4. Machine learning software systems improve their performance more and more, as people use them. This occurs because the algorithms used in them learn from the large set of data generated on the basis of the users’ behaviour.
5. It helps in inventing new ways to solve some sudden and abrupt challenges in the system, on the basis of the experience gained by the machine while analysing the large data sets and behaviour of the system.
6. The increasing use of machine learning in industries acts as a catalyst to make data science increasingly relevant.
Some of the machine learning techniques used in data science
1. Decision tree learning: This is a machine learning technique that uses a decision tree as the predictive model, which further maps observations about an item to the conclusions about the target value of the item.
2. Association rule learning: This is a method used for discovering several interesting relations between the variables in large databases.
3. Artificial neural networks: Such learning techniques are also called neural networks. These are learning algorithms that are inspired by the structure and functional aspects of biological neural networks.
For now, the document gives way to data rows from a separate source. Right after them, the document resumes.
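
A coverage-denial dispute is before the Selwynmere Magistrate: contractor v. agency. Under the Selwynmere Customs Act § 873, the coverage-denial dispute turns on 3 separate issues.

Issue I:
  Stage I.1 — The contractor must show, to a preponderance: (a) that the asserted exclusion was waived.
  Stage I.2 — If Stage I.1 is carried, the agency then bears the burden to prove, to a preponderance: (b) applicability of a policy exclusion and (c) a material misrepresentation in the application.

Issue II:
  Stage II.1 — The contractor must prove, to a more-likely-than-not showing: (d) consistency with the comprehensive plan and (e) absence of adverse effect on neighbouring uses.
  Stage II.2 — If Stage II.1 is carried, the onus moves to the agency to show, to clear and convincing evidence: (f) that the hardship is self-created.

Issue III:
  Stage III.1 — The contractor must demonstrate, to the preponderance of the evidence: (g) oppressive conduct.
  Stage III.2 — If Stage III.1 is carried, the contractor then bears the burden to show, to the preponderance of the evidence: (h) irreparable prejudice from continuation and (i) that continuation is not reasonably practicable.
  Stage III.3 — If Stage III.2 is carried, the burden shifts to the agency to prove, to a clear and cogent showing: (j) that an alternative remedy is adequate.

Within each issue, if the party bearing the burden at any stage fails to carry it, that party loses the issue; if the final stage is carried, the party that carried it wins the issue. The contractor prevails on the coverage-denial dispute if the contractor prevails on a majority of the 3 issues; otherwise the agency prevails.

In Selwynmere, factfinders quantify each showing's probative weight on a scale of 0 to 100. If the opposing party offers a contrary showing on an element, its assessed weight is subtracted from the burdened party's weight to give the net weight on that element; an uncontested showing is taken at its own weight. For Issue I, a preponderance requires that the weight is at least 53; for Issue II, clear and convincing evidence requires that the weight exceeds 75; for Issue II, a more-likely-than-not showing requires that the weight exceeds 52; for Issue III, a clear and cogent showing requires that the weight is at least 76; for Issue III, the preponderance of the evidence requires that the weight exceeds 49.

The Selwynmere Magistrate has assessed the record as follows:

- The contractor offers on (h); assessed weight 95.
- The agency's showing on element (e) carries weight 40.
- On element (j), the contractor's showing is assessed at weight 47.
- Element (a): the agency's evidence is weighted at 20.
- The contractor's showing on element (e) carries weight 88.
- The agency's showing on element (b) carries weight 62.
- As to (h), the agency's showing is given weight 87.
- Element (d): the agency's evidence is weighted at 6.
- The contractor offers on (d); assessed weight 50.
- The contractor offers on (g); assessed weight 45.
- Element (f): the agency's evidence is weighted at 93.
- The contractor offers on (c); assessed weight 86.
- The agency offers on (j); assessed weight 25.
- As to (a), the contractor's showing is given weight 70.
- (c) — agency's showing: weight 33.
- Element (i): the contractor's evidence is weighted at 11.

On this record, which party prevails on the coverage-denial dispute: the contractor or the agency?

agency

— Issue I —
At Stage I.1 the contractor must meet a preponderance (weight is at least 53): on (a) the weight is 70 less the opposing 20 gives net 50, which does not reach 53, so (a) does not meet the standard.
  Stage I.1 not carried; the contractor fails its burden.
The agency prevails on this issue.
— Issue II —
Stage II.1 — burden on contractor; standard: a more-likely-than-not showing (weight exceeds 52).
    (d): 50 − 6 = 44 ≤ 52 [not met]
    (e): 88 − 40 = 48 ≤ 52 [not met]
  The contractor does not carry Stage II.1.
The agency prevails on this issue.
— Issue III —
Stage III.1 (contractor, the preponderance of the evidence, weight exceeds 49): (g) 45 ≤ 49 — fails.
  Stage III.1 not carried; the contractor fails its burden.
The agency prevails on this issue.
Per-issue: Issue I → agency; Issue II → agency; Issue III → agency. The contractor must prevail on a majority of issues; overall, the agency prevails.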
Different computations are actually structured in terms of interconnected groups of artificially designed neurons, which help to process information using the connectionist approach to computation. All the modern neural networks are basically non-linear statistical tools used for data modelling. They are usually used to model several complex relationships between the inputs-outputs and to find patterns in the data.
4. Inductive logic programming (ILP): This approach uses logical programming as a representation for several input examples, the background knowledge and the hypotheses. If we are given an encoding of any known background knowledge with a set of examples, which represent a logical database of facts, then an ILP system will easily derive a hypothesised logic program which entails all the positive and no negative examples. This type of programming considers any type of programming language for representing the hypotheses, such as functional programs.
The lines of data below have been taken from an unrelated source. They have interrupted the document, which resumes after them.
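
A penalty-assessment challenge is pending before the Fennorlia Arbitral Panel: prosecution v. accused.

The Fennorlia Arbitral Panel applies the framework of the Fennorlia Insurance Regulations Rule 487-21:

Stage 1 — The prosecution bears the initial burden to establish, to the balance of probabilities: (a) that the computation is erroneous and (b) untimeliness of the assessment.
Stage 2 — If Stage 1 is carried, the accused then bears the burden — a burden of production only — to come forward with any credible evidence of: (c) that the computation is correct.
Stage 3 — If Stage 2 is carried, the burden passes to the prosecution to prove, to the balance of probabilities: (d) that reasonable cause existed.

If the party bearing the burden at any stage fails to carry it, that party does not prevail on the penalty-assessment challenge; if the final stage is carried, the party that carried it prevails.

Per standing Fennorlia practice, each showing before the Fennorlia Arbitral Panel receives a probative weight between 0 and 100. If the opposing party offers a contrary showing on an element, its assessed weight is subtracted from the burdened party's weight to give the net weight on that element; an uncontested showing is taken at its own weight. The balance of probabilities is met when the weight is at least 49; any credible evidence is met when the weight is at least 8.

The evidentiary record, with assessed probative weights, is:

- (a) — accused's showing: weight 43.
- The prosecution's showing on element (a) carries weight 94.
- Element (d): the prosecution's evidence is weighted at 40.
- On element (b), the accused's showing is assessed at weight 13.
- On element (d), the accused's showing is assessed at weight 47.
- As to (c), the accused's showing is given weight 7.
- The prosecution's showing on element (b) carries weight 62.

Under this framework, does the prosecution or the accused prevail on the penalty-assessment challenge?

At Stage 1 the prosecution must meet the balance of probabilities (weight is at least 49): on (a) the weight is 94 less the opposing 43 gives net 51, ≥ 49, so (a) meets the standard; on (b) the weight is 62 less the opposing 13 gives net 49, ≥ 49, so (b) meets the standard.
  Stage 1 carried; the burden shifts to the accused.
At Stage 2 the accused must meet any credible evidence (weight is at least 8): on (c) the weight is 7, < 8, so (c) does not meet the standard.
  The accused does not carry Stage 2.
The analysis ends at Stage 2; the prosecution prevails.

prosecution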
5. Clustering: Cluster analysis is a technique used for the assignment of a set of different observations into various subsets (also called clusters) so that the observations present within the same cluster are similar to some pre-designated criteria, whereas the observations drawn from all the different clusters are dissimilar. All the different clustering techniques have different assumptions on the structure of data, which is often defined by some similarity metric and is evaluated, for example, by internal compactness and the separation between different clusters. It is basically an unsupervised learning method and one of the common techniques used for statistical data analysis.
6. Bayesian networks: A Bayesian network is a probabilistic graphical model which represents a set of random variables and all their conditional independencies using a directed acyclic graph. For instance, a Bayesian network can represent the probabilistic relationships between different diseases and their symptoms. If we are given the symptoms, then the network can easily compute the probabilities of the presence of various diseases. Very efficient algorithms are used to perform the inference and learning.
7. Reinforcement learning: This is a technique related to how an agent ought to take different actions in an environment in order to maximise some notion of the long-term reward. This type of algorithm attempts to find a policy that maps different states of the world to the different actions the agent ought to take in those states. This type of learning differs from the supervised learning problem, for which correct input/output pairs are not presented, nor are the sub-optimal actions explicitly corrected.